A Wall Street Journal article from 2012, "Your E-Book Is Reading You", describes just how far the use of digital technology has drastically eliminated most expectations of reader and purchaser privacy, in our brave new world.
The author tells us that ' "The major new players in e-book publishing—Amazon, Apple and Google—can easily track how far readers are getting in books, how long they spend reading them and which search terms they use to find books. Book apps for tablets like the iPad, Kindle Fire and Nook record how many times readers open the app and how much time they spend reading. Retailers and some publishers are beginning to sift through the data, gaining unprecedented insight into how people engage with books."
This is often done without the users permission or as a requirement to use a particular service or device. Like Amazon requires Kindle users to sign an agreement granting the company permission to store information from the device—including the last page you've read, plus your bookmarks, highlights, notes and annotations.
In the library world, this kind of data collection and mining has not gotten to such an advanced stage yet. See : "OverDrive and Sourcebooks to Launch Ambitious Ebook Data Experiment". But the imperatives of assuaging authors' and publishers' fears of library use possibly undermining their markets, will push for more data gathering through libraries and their users.
It is in this environment of growing information gathering from readers, both as purchasers and borrowers, that some state government have responded with legislation, to try to provide some of the safeguards that were taken for granted in the pre-digital economy.
A recent measure in Arizona seeks to include digital books under material protected by the state law that prohibits the disclosure of public library records. It would impose a misdemeanor charge at anyone who releases information about books or other items that a patron has requested or checked out. It just adds the new E-book format to the existing library circulation records privacy law.
In New Jersey, Assemblyman Benjie E. Wimberly , has introduced a bill, the “Reader Privacy Act”, that goes beyond libraries. His legislation would place readers and purchasers of books and electronic books ,“e-Books”, under similar protections as library records by expanding reader privacy law. He states that “Individuals should be allowed to read, shop without fear of intrusion. Just as with books you borrow at the library, your e-book preferences should also remain private.”

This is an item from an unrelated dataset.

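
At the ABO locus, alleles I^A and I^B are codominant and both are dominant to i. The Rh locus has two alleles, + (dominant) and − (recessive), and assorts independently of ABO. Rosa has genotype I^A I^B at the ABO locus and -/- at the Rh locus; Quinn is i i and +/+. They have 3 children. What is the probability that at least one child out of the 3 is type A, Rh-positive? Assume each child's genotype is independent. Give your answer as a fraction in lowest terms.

7/8

ABO cross I^A I^B × i i → 1/2 A, 1/2 B.
Rh cross -/- × +/+ → 1 Rh+; so P(type A, Rh-positive) = 1/2 × 1 = 1/2 per child.
P(none) = (1/2)^3 = 1/8; P(at least one) = 1 − 1/8 = 7/8.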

In California, in early 2011, Senator Yee introduced the "Reader Privacy Act of 2011" which will extend privacy protections currently in place for library records to book purchases, including e-books. It also adds requirements for disclosure of such information to government agencies, including law enforcement. Violators can be fined $500 and even more significantly : 'no evidence obtained in violation of this section shall be admissible in any civil, administrative, or other proceeding."
While state measure such as these, are significant attempts to deal with the digital world and re-assert expectations of personal privacy, the continuing development of data gathering and mining in the private sector, remains largely uncontrolled and a situation that users often just have to accept to continue using digital services.
Users can exercise a small measure of self-defense by choosing among the various online e-book providers who do have certain differences in how they conduct business. For guidance in this area check out the Electronic Frontier Foundation's, "E-Reader Privacy Chart, 2012 Edition".